Il Vangelo di oggi: Mt 22,15-21

Allora i farisei, ritiratisi, tennero consiglio per vedere di coglierlo in fallo nei suoi discorsi. Mandarono dunque a lui i propri discepoli, con gli erodiani, a dirgli: «Maestro, sappiamo che sei veritiero e insegni la via di Dio secondo verità e non hai soggezione di nessuno perché non guardi in faccia ad alcuno.

Dicci dunque il tuo parere: È lecito o no pagare il tributo a Cesare?». Ma Gesù, conoscendo la loro malizia, rispose: «Ipocriti, perché mi tentate? Mostratemi la moneta del tributo». Ed essi gli presentarono un denaro. Egli domandò loro: «Di chi è questa immagine e l’iscrizione? ». Gli risposero: «Di Cesare». Allora disse loro: «Rendete dunque a Cesare quello che è di Cesare e a Dio quello che è di Dio».

Contemplo:

L’immagine di Dio non è impressa sull’oro ma sul genere umano. La moneta di Cesare è oro, quella di Dio è l’umanità. Cesare è visto nella sua valuta, Dio invece è conosciuto attraverso gli esseri umani. Pertanto da’ la tua ricchezza a Cesare, ma serba per Dio l’innocenza unica della tua coscienza, dove Dio è contemplato. Infatti la mano di Cesare ha coniato un’immagine di somiglianza e vive ogni anno grazie ad un decreto rinnovabile, ma la divina mano di Dio ha mostrato la sua immagine […].

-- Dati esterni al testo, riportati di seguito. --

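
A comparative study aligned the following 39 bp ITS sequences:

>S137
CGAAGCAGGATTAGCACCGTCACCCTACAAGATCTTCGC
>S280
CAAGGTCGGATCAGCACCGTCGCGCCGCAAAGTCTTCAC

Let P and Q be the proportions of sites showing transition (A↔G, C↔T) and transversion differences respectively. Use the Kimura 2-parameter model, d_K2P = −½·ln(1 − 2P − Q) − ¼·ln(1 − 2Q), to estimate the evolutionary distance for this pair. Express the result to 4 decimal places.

0.4422

The sequences differ at positions 2 (G/A, transition), 4 (A/G, transition), 6 (C/T, transition), 7 (A/C, transversion), 12 (T/C, transition), 22 (A/G, transition), 24 (C/G, transversion), 26 (T/C, transition), 27 (A/G, transition), 31 (G/A, transition), 32 (A/G, transition), 38 (G/A, transition).
Of the 12 differences, 10 transitions and 2 transversions over 39 sites: P = 10/39 = 0.256410, Q = 2/39 = 0.051282.
d = −0.5·ln(0.435898) − 0.25·ln(0.897436) = −0.5·(-0.830347) − 0.25·(-0.108213) = 0.4422.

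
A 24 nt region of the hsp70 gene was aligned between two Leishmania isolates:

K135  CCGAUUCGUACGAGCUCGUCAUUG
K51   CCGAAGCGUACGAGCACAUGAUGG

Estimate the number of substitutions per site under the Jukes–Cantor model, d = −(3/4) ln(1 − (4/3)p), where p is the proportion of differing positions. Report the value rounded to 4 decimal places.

Differing sites — 5:U/A; 6:U/G; 16:U/A; 18:G/A; 20:C/G; 23:U/G.
p = 6/24 = 0.250000.
d = −0.75 · ln(1 − (4/3)·0.250000) = −0.75 · ln(0.666667) = −0.75 · (-0.405465) = 0.3041.

0.3041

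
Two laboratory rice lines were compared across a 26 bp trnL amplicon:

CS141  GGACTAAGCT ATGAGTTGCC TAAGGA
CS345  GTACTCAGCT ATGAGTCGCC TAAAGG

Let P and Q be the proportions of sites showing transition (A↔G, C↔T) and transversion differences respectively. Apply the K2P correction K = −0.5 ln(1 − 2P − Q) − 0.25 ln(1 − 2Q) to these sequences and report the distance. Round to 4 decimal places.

The sequences differ at positions 2 (G/T, transversion), 6 (A/C, transversion), 17 (T/C, transition), 24 (G/A, transition), 26 (A/G, transition).
Of the 5 differences, 3 transitions and 2 transversions over 26 sites: P = 3/26 = 0.115385, Q = 2/26 = 0.076923.
d = −0.5·ln(0.692307) − 0.25·ln(0.846154) = −0.5·(-0.367726) − 0.25·(-0.167054) = 0.2256.

0.2256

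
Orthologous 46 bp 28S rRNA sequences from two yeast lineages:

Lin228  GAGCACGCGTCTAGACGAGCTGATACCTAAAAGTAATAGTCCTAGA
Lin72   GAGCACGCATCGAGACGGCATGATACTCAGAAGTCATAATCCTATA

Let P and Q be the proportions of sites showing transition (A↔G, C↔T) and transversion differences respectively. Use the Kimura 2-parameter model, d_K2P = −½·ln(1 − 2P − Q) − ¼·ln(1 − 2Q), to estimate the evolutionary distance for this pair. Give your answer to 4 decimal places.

Differing sites — 9:G/A (Ti); 12:T/G (Tv); 18:A/G (Ti); 19:G/C (Tv); 20:C/A (Tv); 27:C/T (Ti); 28:T/C (Ti); 30:A/G (Ti); 35:A/C (Tv); 39:G/A (Ti); 45:G/T (Tv).
Of the 11 differences, 6 transitions and 5 transversions over 46 sites: P = 6/46 = 0.130435, Q = 5/46 = 0.108696.
d = −0.5·ln(0.630434) − 0.25·ln(0.782608) = −0.5·(-0.461347) − 0.25·(-0.245123) = 0.2920.

0.2920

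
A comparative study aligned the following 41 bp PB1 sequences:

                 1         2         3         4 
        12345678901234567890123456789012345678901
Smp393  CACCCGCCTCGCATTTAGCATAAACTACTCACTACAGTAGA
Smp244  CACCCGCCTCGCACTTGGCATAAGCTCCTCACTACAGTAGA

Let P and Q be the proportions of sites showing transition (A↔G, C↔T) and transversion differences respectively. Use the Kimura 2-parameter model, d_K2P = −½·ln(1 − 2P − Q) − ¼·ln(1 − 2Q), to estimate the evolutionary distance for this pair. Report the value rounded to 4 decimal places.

0.1061

The sequences differ at positions 14 (T/C, transition), 17 (A/G, transition), 24 (A/G, transition), 27 (A/C, transversion).
Of the 4 differences, 3 transitions and 1 transversion over 41 sites: P = 3/41 = 0.073171, Q = 1/41 = 0.024390.
d = −0.5·ln(0.829268) − 0.25·ln(0.951220) = −0.5·(-0.187212) − 0.25·(-0.050010) = 0.1061.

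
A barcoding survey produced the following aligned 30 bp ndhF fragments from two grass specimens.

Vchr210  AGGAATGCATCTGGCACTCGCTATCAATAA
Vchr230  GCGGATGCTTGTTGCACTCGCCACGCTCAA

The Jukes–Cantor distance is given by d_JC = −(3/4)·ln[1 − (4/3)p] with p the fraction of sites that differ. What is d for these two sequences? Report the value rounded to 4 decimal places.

0.5716

The sequences differ at positions 1 (A/G), 2 (G/C), 4 (A/G), 9 (A/T), 11 (C/G), 13 (G/T), 22 (T/C), 24 (T/C), 25 (C/G), 26 (A/C), 27 (A/T), 28 (T/C).
p = 12/30 = 0.400000.
d = −0.75 · ln(1 − (4/3)·0.400000) = −0.75 · ln(0.466667) = −0.75 · (-0.762139) = 0.5716.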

Commento al Vangelo del giorno:

Esistono solo due monete: quella con l’effige di Cesare e quella con il conio di Dio. Con la prima compri le piccole gioie della vita, gli effimeri piaceri che scivolano via come lo scroscio dell’acqua sui terreni sassosi; è una moneta pericolosa perché appartiene ai servi, crea legami di schiavitù, si attacca al cuore, inebria le coscienze. Con la moneta di Cesare corrompi gli uomini, ti compiaci in una pseudo autosufficienza, cadi nel delirio di un ubriacante onnipotenza. La zecca di Cesare non apre le porte dell’infinito, non seduce la morte, nulla può davanti al tribunale divino.
La seconda invece non ci regala la compiacenza umana, ma porta impressa l’impronta di Dio: è la moneta della bontà, l’unica che ci porta in cielo perché dal cielo viene. «La bontà, miei cari fratelli, non c’è bisogno che sia molta. Di denari ce ne vogliono tanti, di terre ce ne vogliono tante, perché, a un certo momento, per comperare le piccole gioie della vita, non si sa mai quale quantità di ricchezza ci voglia e non ci sentiamo mai tranquillamente riparati da queste cose che noi acquistiamo. Ma di bontà ce ne vuol poca, o miei cari fratelli. Il Signore si accontenta di una briciola, si accontenta di un pensiero, si accontenta di uno sforzo, s’accontenta di un no detto in un’ora di tentazione a qualche cosa che ci poteva bruciare la coscienza e la vita» (Don Primo Mazzolari).
Ecco la moneta che vale, il cambio che non costa; la bontà non conosce inflazione, è la perla preziosa che una volta trovata deve essere acquistata a qualsiasi costo, non ha prezzo perché è il pegno per la vita eterna. Come sono vere le parole di un autore anonimo del IV secolo: «La moneta di Cesare è oro, quella di Dio è l’umanità». La bontà genera umanità, l’effige di Cesare ci rende meno uomini perché ci allontana da Dio e dai fratelli. Lasciamo a Cesare ciò che è di Cesare e diamo a Dio ciò che gli appartiene perché ci insegna Gesù nel Vangelo di Luca che “dov’è il vostro tesoro, là sarà anche il vostro cuore”. E noi dobbiamo avere un unico capitale: quattro spiccioli per l’aldilà.